Carefully guard culture and engagement. Culture is fleeting. Happiness is but a wisp of wind in a storm. Don’t take good culture / good energy / happy people for granted; it won’t last unless you make it. Watch for signs of burnout, bullying, hostility, and disconnection and punish swiftly and eradicate completely. All employees will feel safe or leave.

6

Recognize good behavior that aligns with your goals and reward, always. People live and die on recognition and acknowledgement. Remember that.

I have been a resistor at different times in my career. There have been moments when I just needed an encouraging word, a connection with a senior leader. I was super resentful and would literally wish for the opposite of success for the businesses I worked for when I felt unappreciated. I was emotional.

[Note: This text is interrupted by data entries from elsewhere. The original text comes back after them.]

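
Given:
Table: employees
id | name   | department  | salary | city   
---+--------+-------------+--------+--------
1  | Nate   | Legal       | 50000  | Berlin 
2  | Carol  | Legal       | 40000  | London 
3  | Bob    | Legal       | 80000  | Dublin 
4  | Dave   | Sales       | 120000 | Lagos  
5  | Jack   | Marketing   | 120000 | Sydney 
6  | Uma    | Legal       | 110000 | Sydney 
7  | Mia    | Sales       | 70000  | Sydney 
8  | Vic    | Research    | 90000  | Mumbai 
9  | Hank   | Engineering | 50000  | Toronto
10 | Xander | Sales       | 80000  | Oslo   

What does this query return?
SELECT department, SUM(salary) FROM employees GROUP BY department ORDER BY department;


Summing salary within each department:
  Engineering: 50000 = 50000
  Legal: 50000 + 40000 + 80000 + 110000 = 280000
  Marketing: 120000 = 120000
  Research: 90000 = 90000
  Sales: 120000 + 70000 + 80000 = 270000


5 groups:
Engineering, 50000
Legal, 280000
Marketing, 120000
Research, 90000
Sales, 270000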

I recognize now that giving recognition is work, it’s grueling really. For leaders, it can be hard to remember there are others that make you great. That is the job of leaders, though, not basking in the glory of your company's achievements (Company means more than one person). This is easier said than done.

I worked for one legal tech company, a startup that was bent on growth, I helped them increase their bottom line in less than a year over 35%. We're talking millions of dollars, literally. The CEO, who hired me and was later kicked out in a hostile takeover, often responded to my emails, my forecasts of departmental revenue (which were never more than 2% off) saying things like, “Why didn’t you get the number right?” We’re talking $1-15K per half a million or more per month. It was always nerve-wracking in a way that made accuracy harder than it needed to be. He was obviously miserable, and I am grateful to no longer report to people like him. It takes effort and empathy from leaders.

I would be remiss to omit the most disruptive move in business in the last year, the remote workforce. When I was most resistant, I was most disconnected. I would go to our annual sales meetings and I would walk away fired up. It’s hard to manufacture that for remote workers. Connection matters, and no matter how useful your Zoom-like technology is, it can’t replace face to face human interaction. It is important to connect your employees. It’s wonderful to have the best talent all over the world, but the potential there is only realized when all can come together en masse to experience the congregational energy that only happens in person. Zoom doesn’t foment that chemical reaction that the pledge of allegiance does when spoken in person and in chorus.

Here’s the long and short: Resistance can derail even the best laid plans. Don’t ignore the resistor and remember, sometimes you recruit and hire problems and other times they precipitate directly from your leadership. This isn’t an indictment, it is encouragement to leaders to strive to recognize signs, act swiftly and empathetically, and to be the culture you need to produce the results you want.